Si on ouvre les lieux de culte et les hypermarchés, il faut aussi que l’on pense à la santé mentale et physique des Français… Il faut que l’on ouvre des lieux de culture avec les bons protocoles, le respect des précautions sanitaires..." ajoute Jean-Christophe Coutaud.
Il est déterminé comme ses pairs à se faire entendre. Le mouvement a été reconduit. Cette nuit encore, lui et d'autres intermittents du spectacle camperont dans la salle Paloma de Nîmes.

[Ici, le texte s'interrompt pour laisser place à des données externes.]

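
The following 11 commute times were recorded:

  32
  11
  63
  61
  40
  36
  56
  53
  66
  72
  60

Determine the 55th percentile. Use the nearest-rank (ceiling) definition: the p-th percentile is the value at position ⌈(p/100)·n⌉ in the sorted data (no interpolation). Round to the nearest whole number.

60

Sorted: 11, 32, 36, 40, 53, 56, 60, 61, 63, 66, 72.
n = 11.
Position = ⌈55/100 · 11⌉ = ⌈6.05⌉ = 7.
The value at rank 7 is 60.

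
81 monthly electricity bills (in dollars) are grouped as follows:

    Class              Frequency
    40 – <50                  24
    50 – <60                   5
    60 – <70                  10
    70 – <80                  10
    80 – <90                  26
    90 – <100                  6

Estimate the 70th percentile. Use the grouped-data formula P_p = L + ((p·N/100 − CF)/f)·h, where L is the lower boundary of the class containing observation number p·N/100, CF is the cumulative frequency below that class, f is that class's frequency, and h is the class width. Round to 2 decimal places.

N = 81; target position k = 70/100 · 81 = 56.7.
Cumulative frequencies: 24, 29, 39, 49, 75, 81.
Observation 56.7 falls in the class 80 – <90.
L = 80, CF = 49, f = 26, h = 10.
P70 = 80 + ((56.7 − 49)/26)·10 = 80 + 2.96154 = 82.9615.

82.96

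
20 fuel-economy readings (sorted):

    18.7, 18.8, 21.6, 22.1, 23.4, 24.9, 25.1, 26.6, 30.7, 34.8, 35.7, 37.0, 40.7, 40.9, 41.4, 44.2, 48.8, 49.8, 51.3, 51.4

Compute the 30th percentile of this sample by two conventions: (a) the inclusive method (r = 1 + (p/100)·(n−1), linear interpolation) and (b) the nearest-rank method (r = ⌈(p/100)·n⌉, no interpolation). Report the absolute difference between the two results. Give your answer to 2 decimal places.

n = 20.
(a) r = 6.7; between ranks 6 (24.9) and 7 (25.1): 25.04.
(b) the nearest-rank method: rank 6 → 24.9.
|25.04 − 24.9| = 0.14.

0.14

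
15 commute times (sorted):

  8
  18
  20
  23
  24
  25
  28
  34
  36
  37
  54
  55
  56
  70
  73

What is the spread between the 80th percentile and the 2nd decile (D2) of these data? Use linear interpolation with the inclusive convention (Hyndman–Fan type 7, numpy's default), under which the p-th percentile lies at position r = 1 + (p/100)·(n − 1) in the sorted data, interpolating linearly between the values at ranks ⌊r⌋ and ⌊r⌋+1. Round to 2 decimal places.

n = 15.
P20: r = 3.8; ranks 3–4 are 20, 23; interpolating gives 22.4.
P80: r = 12.2; ranks 12–13 are 55, 56; interpolating gives 55.2.
Difference: 55.2 − 22.4 = 32.8.

32.80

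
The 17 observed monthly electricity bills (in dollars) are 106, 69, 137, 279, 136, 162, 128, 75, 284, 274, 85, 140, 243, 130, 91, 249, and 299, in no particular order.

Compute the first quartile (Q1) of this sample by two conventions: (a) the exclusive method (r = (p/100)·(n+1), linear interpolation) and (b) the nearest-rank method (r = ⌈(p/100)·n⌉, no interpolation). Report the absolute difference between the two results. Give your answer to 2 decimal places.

Sorted: 69, 75, 85, 91, 106, 128, 130, 136, 137, 140, 162, 243, 249, 274, 279, 284, 299.
n = 17.
(a) r = 4.5; between ranks 4 (91) and 5 (106): 98.5.
(b) the nearest-rank method: rank 5 → 106.
|98.5 − 106| = 7.5.

7.50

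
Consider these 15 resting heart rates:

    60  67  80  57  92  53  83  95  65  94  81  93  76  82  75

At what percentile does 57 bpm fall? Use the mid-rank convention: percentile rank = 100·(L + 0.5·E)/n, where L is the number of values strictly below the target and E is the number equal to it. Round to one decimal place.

10.0

Sorted: 53, 57, 60, 65, 67, 75, 76, 80, 81, 82, 83, 92, 93, 94, 95.
Count below 57: L = 1; count equal: E = 1; n = 15.
Percentile rank = 100·(1 + 0.5·1)/15 = 100·1.5/15 = 10.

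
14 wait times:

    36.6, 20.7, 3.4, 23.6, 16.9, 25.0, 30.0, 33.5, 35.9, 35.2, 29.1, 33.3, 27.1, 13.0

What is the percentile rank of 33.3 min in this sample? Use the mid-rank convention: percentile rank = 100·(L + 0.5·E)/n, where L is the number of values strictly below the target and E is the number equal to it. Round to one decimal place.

67.9

Sorted: 3.4, 13.0, 16.9, 20.7, 23.6, 25.0, 27.1, 29.1, 30.0, 33.3, 33.5, 35.2, 35.9, 36.6.
Count below 33.3: L = 9; count equal: E = 1; n = 14.
Percentile rank = 100·(9 + 0.5·1)/14 = 100·9.5/14 = 67.86.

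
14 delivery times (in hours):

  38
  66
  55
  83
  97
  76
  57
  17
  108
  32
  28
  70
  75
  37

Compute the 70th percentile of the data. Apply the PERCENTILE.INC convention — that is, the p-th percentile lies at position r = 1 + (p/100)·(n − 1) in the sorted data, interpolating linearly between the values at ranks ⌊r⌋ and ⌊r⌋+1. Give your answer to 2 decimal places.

Sorted: 17, 28, 32, 37, 38, 55, 57, 66, 70, 75, 76, 83, 97, 108.
n = 14.
r = 1 + (70/100)·(14 − 1) = 1 + 9.1 = 10.1.
Rank 10 is 75 and rank 11 is 76.
Interpolate: 75 + 0.1·(76 − 75) = 75 + 0.1·1 = 75.1.

75.10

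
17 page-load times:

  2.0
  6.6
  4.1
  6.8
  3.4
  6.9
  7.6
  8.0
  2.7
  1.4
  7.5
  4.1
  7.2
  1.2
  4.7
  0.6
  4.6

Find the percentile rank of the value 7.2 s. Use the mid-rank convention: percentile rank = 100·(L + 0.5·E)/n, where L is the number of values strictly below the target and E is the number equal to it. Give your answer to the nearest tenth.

79.4

Sorted: 0.6, 1.2, 1.4, 2.0, 2.7, 3.4, 4.1, 4.1, 4.6, 4.7, 6.6, 6.8, 6.9, 7.2, 7.5, 7.6, 8.0.
Count below 7.2: L = 13; count equal: E = 1; n = 17.
Percentile rank = 100·(13 + 0.5·1)/17 = 100·13.5/17 = 79.41.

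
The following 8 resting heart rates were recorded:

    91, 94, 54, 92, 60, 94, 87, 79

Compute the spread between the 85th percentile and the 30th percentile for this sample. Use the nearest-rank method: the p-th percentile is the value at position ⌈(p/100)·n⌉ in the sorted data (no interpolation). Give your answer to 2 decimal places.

15.00

Sorted: 54, 60, 79, 87, 91, 92, 94, 94.
n = 8.
P30: rank ⌈30/100·8⌉ = 3 → 79.
P85: rank ⌈85/100·8⌉ = 7 → 94.
Difference: 94 − 79 = 15.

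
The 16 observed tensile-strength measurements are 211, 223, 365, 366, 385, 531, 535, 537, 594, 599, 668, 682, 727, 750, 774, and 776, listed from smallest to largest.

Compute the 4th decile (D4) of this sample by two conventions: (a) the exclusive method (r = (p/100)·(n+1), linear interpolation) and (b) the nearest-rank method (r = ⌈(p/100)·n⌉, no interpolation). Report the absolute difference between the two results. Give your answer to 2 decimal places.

n = 16.
(a) r = 6.8; between ranks 6 (531) and 7 (535): 534.2.
(b) the nearest-rank method: rank 7 → 535.
|534.2 − 535| = 0.8.

0.80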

"Je fais de l'enduit, je ramasse des asperges" : Amélie Zaroukian, comédienne
Elle est chanteuse, comédienne... Et depuis peu elle a profité de la crise pour avoir une nouvelle corde à son arc, la voix off. Amélie Zaroukian travaille avec les associations... A l'arrêt ou presque depuis un an, elle n'arrive plus à vivre de son métier. "Il faut bien manger, alors mon frère qui a une entrepise de peinture m'a embauchée. Je fais de l'enduit. J'ai aussi ramassé les asperges au moment de la récolte", soupire la jeune femme. "C'est épuisant moralement. Nous n'avons pas de visibilité. Nous ne savons pas si nos droits seront prolongés. J'ai 1000 euros par mois au lieu du double habituellement. Mon mari (qui est aussi intermitent du spectacle) et moi ne savons pas si nous allons continuer dans ce métier ou pas".